Project reveals original facade of mall building

slug: 04BLDG Winchester's downtown manager Jennifer Bell looks up at the recently uncovered front of the building that houses Blind Faith Enterprises on the Loudoun Street Mall Monday. JEFF TAYLOR 11/3/14.

WINCHESTER — The white stucco facade was removed from the Blind Faith Enterprises building on the Loudoun Street Mall during a weeklong project that ended Friday.

The original brick facade at 160 N. Loudoun St. has been uncovered and appears to be “structurally sound,” said Stanley Corneal, a Marketplace Realty agent trying to sell the property. Its list price is $399,000, according to the company’s website.

Still, the facade requires further work.

According to David Logan — the owner of Vintage Inc., which did the work — much of the brick is covered in a black residue, likely the result of tar used as an adhesive to secure the stucco.

“That’s a very destructive material and to clean it off will require a lot of effort,” he said in a phone interview on Monday, noting that his city-based company is willing to take on that project as well.

Last week, three workers were usually on site: Two performed the removal, and the third hauled away the pieces of stucco.

“Surprisingly, it’s a thought-provoking [process],” said Logan. “You get worried about cutting too deeply into the stucco and into the brick.”

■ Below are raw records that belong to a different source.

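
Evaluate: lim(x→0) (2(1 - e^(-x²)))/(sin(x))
This is a 0/0 indeterminate form.

Apply L'Hôpital's rule: differentiate numerator and denominator separately.
  f(x) = 2 - 2·e^(-x^2)   ⇒   f'(x) = 4·x·e^(-x^2)
  g(x) = sin(x)   ⇒   g'(x) = cos(x)
  lim(x→0) f'(x)/g'(x) = lim(x→0) (4·x·e^(-x^2))/(cos(x))
  = 0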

The project could be eligible for rehabilitation tax credits. Earlier in the year, small sections of the stucco were removed, leading the Virginia Department of Historic Resources to designate the building a contributing resource.

To receive a similar designation from the National Park Service, more of the stucco had to be removed for observation, building owner Lewis Costello previously said.

Some of that cost was covered by a $5,000 Virginia Main Street Downtown Improvement Grant. The Old Town Development Board approved the allocation for 160 N. Loudoun Street in July, along with eight other applicants.

For prospective buyers, uncovering the brick allows them “to see what the potential of the facade is rather than the unknown,” Corneal said during a phone interview Monday.

The building could accommodate three 1,000-square-foot apartments and a commercial space on the ground floor, according to Corneal.

“There’s a market for upper-end apartments in downtown,” he said. “When the rehab is complete, the building will be stunning.”